Wednesday, March 28, 2007

"a rotting albatross..."

This essay from a respected and experienced military correspondent of four decades, Joe Galloway, starts out rather mildly and then builds to a crescendo of anger and sorrow.

I can promise the president from Texas that this ill-begotten, poorly planned and mismanaged war will be his lasting legacy when, in 22 months, he packs his bags and heads home to the ranch in Crawford.

Iraq will hang around his neck - and those of Cheney and Rumsfeld and Paul Wolfowitz and Richard Perle and Douglas Feith - like a rotting albatross for all the days of their lives.

No doubt the contractors who are bloated like ticks on the billions they've sucked out of the public trough will write the checks to build George W. Bush a really fine presidential library on the campus of Southern Methodist University.

All of it will be a lie, just like the lies his administration told to beat the war drums five years ago.
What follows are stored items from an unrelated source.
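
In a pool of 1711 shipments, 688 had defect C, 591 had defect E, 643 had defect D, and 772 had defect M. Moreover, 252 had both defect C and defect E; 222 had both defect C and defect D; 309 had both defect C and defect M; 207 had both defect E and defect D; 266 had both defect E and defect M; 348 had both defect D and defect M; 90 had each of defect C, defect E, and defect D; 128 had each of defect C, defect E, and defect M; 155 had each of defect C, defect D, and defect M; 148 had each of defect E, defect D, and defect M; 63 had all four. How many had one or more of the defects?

1548

N(≥1) = 688 + 591 + 643 + 772 − 252 − 222 − 309 − 207 − 266 − 348 + 90 + 128 + 155 + 148 − 63 = 1548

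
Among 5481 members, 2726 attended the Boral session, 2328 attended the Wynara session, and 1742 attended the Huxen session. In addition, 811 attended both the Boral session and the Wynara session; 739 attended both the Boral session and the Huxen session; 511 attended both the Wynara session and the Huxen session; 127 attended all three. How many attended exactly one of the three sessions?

|exactly one| = 2726 + 2328 + 1742 − 2·811 − 2·739 − 2·511 + 3·127 = 3055

3055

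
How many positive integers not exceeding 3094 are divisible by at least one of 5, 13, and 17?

By inclusion–exclusion:
618 + 238 + 182 − 47 − 36 − 14 + 2 = 943

943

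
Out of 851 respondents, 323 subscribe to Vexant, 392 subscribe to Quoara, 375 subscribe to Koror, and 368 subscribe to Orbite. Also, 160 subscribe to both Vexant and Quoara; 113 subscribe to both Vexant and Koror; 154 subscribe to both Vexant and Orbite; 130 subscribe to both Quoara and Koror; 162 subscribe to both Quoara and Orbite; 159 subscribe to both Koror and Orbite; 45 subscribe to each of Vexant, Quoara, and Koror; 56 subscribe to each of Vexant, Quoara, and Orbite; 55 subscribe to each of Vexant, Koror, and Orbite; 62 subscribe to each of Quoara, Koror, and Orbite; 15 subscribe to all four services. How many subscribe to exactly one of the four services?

296

N(exactly one) = 323 + 392 + 375 + 368 − 2·160 − 2·113 − 2·154 − 2·130 − 2·162 − 2·159 + 3·45 + 3·56 + 3·55 + 3·62 − 4·15 = 296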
How will the curators portray the broken military, the broken Constitution, the broken laws, the forever broken troops who came home missing limbs or eyes or pieces of their brains, the broken promises to cherish and care for the families of those who were killed and those very wounded veterans?
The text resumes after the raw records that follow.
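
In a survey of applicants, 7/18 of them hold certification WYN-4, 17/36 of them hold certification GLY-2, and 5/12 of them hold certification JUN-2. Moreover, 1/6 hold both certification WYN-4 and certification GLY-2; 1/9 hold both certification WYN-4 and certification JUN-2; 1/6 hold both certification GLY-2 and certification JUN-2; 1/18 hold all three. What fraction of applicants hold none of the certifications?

By inclusion-exclusion,
P(at least one) = 7/18 + 17/36 + 5/12 − 1/6 − 1/9 − 1/6 + 1/18 = 8/9
P(none) = 1 − 8/9 = 1/9

1/9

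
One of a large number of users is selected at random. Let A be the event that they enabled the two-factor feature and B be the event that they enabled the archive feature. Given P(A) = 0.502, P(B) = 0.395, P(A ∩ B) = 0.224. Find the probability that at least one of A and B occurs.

Inclusion–exclusion gives
P(A ∪ B) = 0.502 + 0.395 − 0.224 = 0.673

0.673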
How will they portray the corruption, both real and spiritual, that this man and his accomplices have visited upon a nation and a people who once could be proud of their place in this world?

How and why did so many Americans, including so many in Congress and in the media, sit idly by while so much that was precious to us was bent and twisted and broken by men who had the power and the money to do the right things but chose to do the wrong things?